Ideal ist, wenn sich die Beurteilung am Schluss einer Therapie oder Beratung überflüssig macht - nicht indem wir auf klare Aussagen verzichten und ablassen, treffende Beurteilungen zu suchen, sondern indem wir mit allem Ernst nach klaren Aussagen suchen und in der Auseinandersetzung mit unseren Feststellungen Festgefahrenes wieder in Fluss bringen. Das Beziehen von ausdrücklichen Positionen ermöglicht erst das Erkennen von Strukturen. Und nur zu erkannten Strukturen kann Stellung genommen werden, unterstützend, auflösend oder umbauend, je nach Wert der entdeckten Struktur.
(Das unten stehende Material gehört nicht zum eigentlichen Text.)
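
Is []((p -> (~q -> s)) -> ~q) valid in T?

Invalid (countermodel exists)

Tableau for the negation ~[]((p -> (~q -> s)) -> ~q):
1. ~[]((p -> (~q -> s)) -> ~q), 0
2. ~((p -> (~q -> s)) -> ~q), 1
3. p -> (~q -> s), 1
4. q, 1
5. ~q -> s, 1
6. s, 1
Accessibility: 0R0, 0R1, 1R1
The negation has an open branch (countermodel exists).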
Verfestigung, Aufweichung, Auflösung und neue Verfestigung charakterisieren den Wandel, den wir Entwicklung - Leben nennen.

Datenschutz - nicht nur ein ethisches Erfordernis

Aus diesen Überlegungen versteht sich von selbst, dass Diagnosen vergänglich sind. Sie sind ähnlich zu handhaben wie die Berichte von Zeitzeugen für die Geschichtsforschung. Unter entwicklungspsychologischem oder allenfalls krankheitsgeschichtlichen Aspekt kann eine alte Diagnose wichtig sein. Sie ist aber immer in zweierlei Hinsicht zu lesen: 1. Was ging wohl damals im Beurteilten und mit dem Beurteilten vor? Und 2. Was hat der damalige Beurteiler verstanden resp. nicht verstanden? Daraus kann die/der fachlich Geschulte eine Vorstellung ableiten, was dem Beurteilten aus Diagnose oder Zeugnis erwachsen ist: Wo hat sie ihn unterstützt und wo geschädigt?!

Alte Diagnosen in Händen Unbefugter oder Unbefähigter sind aber wie Landminen aus früheren Kriegen. Nur strikter Datenschutz kann sie entschärfen.